On pouvait s’attendre à une période euphorique en Égypte comme en Tunisie, suite aux révolutions si rapidement et si heureusement survenues. Il n’en est rien, semble-t-il ; le montrent les mouvements sociaux qui se succèdent en Égypte, où chaque groupe ou corporation fait entendre des revendications que le précédent régime étouffait dans l’oeuf, comme en Tunisie, où l’on constate surtout un exode massif en direction de l’Europe.
Les cas des deux pays sont, semble-t-il, bien différents.
En Tunisie, en somme, il n’y a plus d’État et l’on ne sait pas ce que sont exactement devenus les autorités et les ministres qui avaient été mis en place, non sans débats et contestations. Il en résulte une situation d’anarchie, parfois violente, ce qui empêche les flux touristiques qui sont la principale ressource du pays, avec l’harissa du Cap Bon. Le trait le plus marquant est toutefois l’exode, soudain et massif, (5000 personnes en trois jours), en particulier en direction de Lampedusa qui n’est guère qu’à 130 km des côtes tunisiennes et que des milliers de Tunisiens, candidats à l’émigration, tentent de rallier sur des embarcations de fortune (on en a vu à la télévision) ou en ayant recours aux services de passeurs qui ne manquent pas de s’engraisser sur leur dos (1.000 $ par passager). L’aventure n’est pas sans risques, vu les dangers d’une Méditerranée capricieuse, l’état lamentable de certaines embarcations et les risques d’arraisonnement (un garde-côte tunisien a ainsi éperonné une barque causant la mort de plusieurs de ses passagers).
On a peine à croire qu’il s’agisse là de personnes qui s’étaient compromises avec le précédent régime et qui craindraient, de ce fait, des représailles. Il est clair, à les entendre, que la plupart de ces migrants, souvent des chômeurs, se dirigent d’abord vers l’Italie, via Lampedusa, mais qu’ils ont souvent l’intention ensuite d’essayer (ils ne s’en cachent pas et peuvent compter sur la complicité active des autorités italiennes) de gagner la France, où, ils le savent, les conditions d’accueil faites aux migrants peuvent leur sembler infiniment plus favorables.
En Égypte, il en est, semble-t-il, tout autrement, du moins à ce que nous savons de la situation. Si l’on n’avait pas pu suivre, pas à pas, le cours des choses durant la dizaine de jours qui a précédé le départ du président Moubarak, et si les choses se passaient dans un autre pays, d’Afrique ou d’Amérique latine, on dirait assurément qu’on est en présence d’un coup d’Etat militaire.

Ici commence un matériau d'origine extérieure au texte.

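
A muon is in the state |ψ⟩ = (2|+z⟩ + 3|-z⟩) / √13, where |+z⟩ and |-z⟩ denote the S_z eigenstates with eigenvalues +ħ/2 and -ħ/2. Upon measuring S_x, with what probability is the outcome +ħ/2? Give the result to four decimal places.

0.9615

|+x⟩ = (|+z⟩ + |-z⟩)/√2, so ⟨+x|ψ⟩ = (5) / (√2·√13).
P = |5|² / 26 = 25/26.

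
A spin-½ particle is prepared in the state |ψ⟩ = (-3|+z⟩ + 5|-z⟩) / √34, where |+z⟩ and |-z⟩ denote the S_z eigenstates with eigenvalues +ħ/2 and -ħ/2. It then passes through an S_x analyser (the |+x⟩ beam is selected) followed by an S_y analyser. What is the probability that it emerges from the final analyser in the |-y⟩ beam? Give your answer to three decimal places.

0.029

First analyser (S_x): P(|+x⟩) = |⟨+x|ψ⟩|² = 4/68.
After stage 1 the state is |+x⟩; P(|-y⟩) = |⟨-y|+x⟩|² = 1/2.
Joint probability = 4/68 × 1/2 = 0.029.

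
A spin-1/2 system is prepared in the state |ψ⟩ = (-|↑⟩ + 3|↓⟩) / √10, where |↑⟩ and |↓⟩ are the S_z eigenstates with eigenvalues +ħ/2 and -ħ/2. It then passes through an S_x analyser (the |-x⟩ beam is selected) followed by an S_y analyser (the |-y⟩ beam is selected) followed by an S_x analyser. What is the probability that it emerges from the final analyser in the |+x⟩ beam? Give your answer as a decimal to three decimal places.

First analyser (S_x): P(|-x⟩) = |⟨-x|ψ⟩|² = 16/20.
After stage 1 the state is |-x⟩; P(|-y⟩) = |⟨-y|-x⟩|² = 1/2.
After stage 2 the state is |-y⟩; P(|+x⟩) = |⟨+x|-y⟩|² = 1/2.
Joint probability = 16/20 × 1/2 × 1/2 = 0.200.

0.200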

En effet, on constate qu’au Caire, le parlement a été dissous, le gouvernement mis à pied et que tous les pouvoirs ont été mis aux mains d’un comité militaire, ce qu’on appelle, ici ou là, une junte ! Partout ailleurs, on ne manquerait donc pas de parler de putsch, puisque l’idée d’un gouvernement civil provisoire de cinq membres a été rejetée par l’armée. La seule raison pour laquelle on ne parle pas de coup de force militaire est qu’entre le gouvernement Moubarak et l’état actuel des choses, il y a une parfaite continuité. On ne saurait donc pas véritablement parler de coup d’Etat, car il a été permanent depuis un demi-siècle, de Nasser à Moubarak.
On commence à découvrir que les choses ne se sont pas passées tout à fait comme on nous l’a dit ; en particulier, les musées du Caire, dont on disait qu’ils avaient été épargnés, ont été largement pillés et dépouillés de certaines de leurs pièces les plus rares, ce qui éclaire sur les compétences des voleurs en matière d’égyptologie. La situation égyptienne actuelle se caractérise surtout par des mouvements sociaux et des revendications qui, à un moment ou à un autre, devront bien être contrôlés, voire réprimés ; en outre, rien ne garantit vraiment que les réformes annoncées pour les semaines ou les mois qui viennent seront réellement mises en oeuvre.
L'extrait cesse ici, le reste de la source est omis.